The answer to the apparent contradictions is in an aged financial system dating to medieval times called hawala, a form of financial agency accepted under Islamic law in the field of contracts and general obligations.  In Wikipedia, hawala is described in today’s world as used mostly by migrant workers, primarily in South Asia, to return remittances to their countries of origin.  Wikipedia goes on to describe how hawala works:

“In the most basic variant of the hawala system, money is transferred via a network of hawala brokers, or hawaladars.  A customer approaches a hawala broker in one city and gives a sum of money to be transferred to a recipient in another, usually foreign, city.  The hawala broker calls another hawala broker in the recipient’s city, gives disposition instructions of the funds (usually minus a small commission), and promises to settle the debt at a later date.

“The unique feature of the system is that no promissory instruments are exchanged between the hawala brokers; the transaction takes place entirely on the honor system.  As the system does not depend on the legal enforceability of claims, it can operate even in the absence of a legal and juridical environment.  Informal records are produced of individual transactions, and a running tally of the amount owed by one broker to another is kept.  Settlements of debts between hawala brokers can take a variety of forms, and need not take the form of direct cash transactions.

“In addition to commissions, hawala brokers often earn their profits through bypassing official exchange rates.  Generally, the funds enter the system in the source country’s currency and leave the system in the recipient country’s currency.  As settlements often take place without foreign exchange transactions, they can be made at other than official exchange rates.

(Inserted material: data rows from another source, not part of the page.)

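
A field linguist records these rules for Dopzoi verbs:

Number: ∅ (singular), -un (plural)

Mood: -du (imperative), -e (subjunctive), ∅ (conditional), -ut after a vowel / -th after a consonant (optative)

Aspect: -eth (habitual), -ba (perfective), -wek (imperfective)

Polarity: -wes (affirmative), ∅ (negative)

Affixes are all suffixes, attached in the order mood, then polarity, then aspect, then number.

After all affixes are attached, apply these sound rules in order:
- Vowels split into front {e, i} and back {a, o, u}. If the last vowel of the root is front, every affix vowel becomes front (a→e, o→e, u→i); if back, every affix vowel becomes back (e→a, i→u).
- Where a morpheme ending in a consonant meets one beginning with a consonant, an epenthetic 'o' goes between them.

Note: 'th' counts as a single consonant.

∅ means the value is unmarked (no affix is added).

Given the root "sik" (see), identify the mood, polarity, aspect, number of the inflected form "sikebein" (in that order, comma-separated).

Segment: sik-e-ba-un.
mood: -e → subjunctive.
polarity: ∅ → negative.
aspect: -ba → perfective.
number: -un → plural.

subjunctive, negative, perfective, plural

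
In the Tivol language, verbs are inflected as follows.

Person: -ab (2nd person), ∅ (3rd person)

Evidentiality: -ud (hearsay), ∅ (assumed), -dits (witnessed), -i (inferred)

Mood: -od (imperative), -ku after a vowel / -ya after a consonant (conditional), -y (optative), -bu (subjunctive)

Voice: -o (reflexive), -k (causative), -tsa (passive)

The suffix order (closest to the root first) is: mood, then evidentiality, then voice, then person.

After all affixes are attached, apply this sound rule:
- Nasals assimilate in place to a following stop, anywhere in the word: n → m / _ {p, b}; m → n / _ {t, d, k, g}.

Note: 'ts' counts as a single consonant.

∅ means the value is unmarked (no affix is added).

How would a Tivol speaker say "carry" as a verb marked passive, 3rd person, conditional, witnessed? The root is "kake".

kakekuditstsa

Attach mood conditional -ku (after vowel 'e') → kakeku.
Attach evidentiality witnessed -dits → kakekudits.
Attach voice passive -tsa → kakekuditstsa.
person = 3rd person: zero marking, form stays kakekuditstsa.
Nasal assimilation: no change.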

“Hawala is attractive to customers because it provides a fast and convenient transfer of funds, usually with a far lower commission than that charged by banks.  Its advantages are most pronounced when the receiving country applies distortive exchange rate regulations (as has been the case for many typical receiving countries such as Pakistan or Egypt) or when the banking system in the receiving country is less complex (e.g. due to differences in legal environ-
ment in places such as Afghanistan, Yemen, and Somalia).  Moreover, in some parts of the world it is the only option for legitimate funds transfers, and has even been used by aid organizations in areas where it is the best functioning institution.

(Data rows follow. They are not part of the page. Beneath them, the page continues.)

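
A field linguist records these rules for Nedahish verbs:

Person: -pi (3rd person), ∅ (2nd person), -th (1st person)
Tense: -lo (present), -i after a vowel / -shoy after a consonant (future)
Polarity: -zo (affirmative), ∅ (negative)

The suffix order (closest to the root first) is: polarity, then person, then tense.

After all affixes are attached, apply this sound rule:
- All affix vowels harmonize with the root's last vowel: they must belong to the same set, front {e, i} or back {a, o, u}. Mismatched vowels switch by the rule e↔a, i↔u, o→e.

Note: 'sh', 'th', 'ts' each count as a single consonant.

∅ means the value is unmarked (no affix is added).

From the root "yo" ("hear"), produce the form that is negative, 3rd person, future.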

“Furthermore, the transfers are informal and not effectively regulated by governments, which are a major advantage to customers with tax, currency control, immigration, or other concerns.  In some countries, hawalas are actually regulated by local governments and hawaladars are licensed to perform their money brokering services.”

A normal and reasonable hawaladas commission is five percent, but may vary based on local circum- stances, special requirements of the transfer or additional fees due to regulation.  There is no interest.

There have been cases in the United States where particular money transfers under hawala were treated by the government as financial laundering and the brokers were prosecuted.            

In the current case, Shahzad received funds which he used for the failed Times Square bombing attempt.
The lack of a paper trail has complicated the issue and created more than one scenario, thus the FBI statement that the financing group may not have been aware of the planned use of the funds.

If the source of the funds was the Taliban, al Quida or any other terrorist organization and the flow of the funding from the terrorists to Shahzad can be legally established, the financial group now in custody will undoubtedly be brought to trial as co-conspirators.  However, if the lawyers for the financial group can successfully show that the receiving broker had no knowledge of the source or planned use of the funds, then the prosocuter’s case will be jeopardized and probably fail.  The lack of a paper trail makes for a difficult prosecution.

However, it would appear that the exposure from the Shahzad prosecution could lead to Congress passing legislation regulating money transfers under hawala and possibly requiring the licensing of the hawaladars.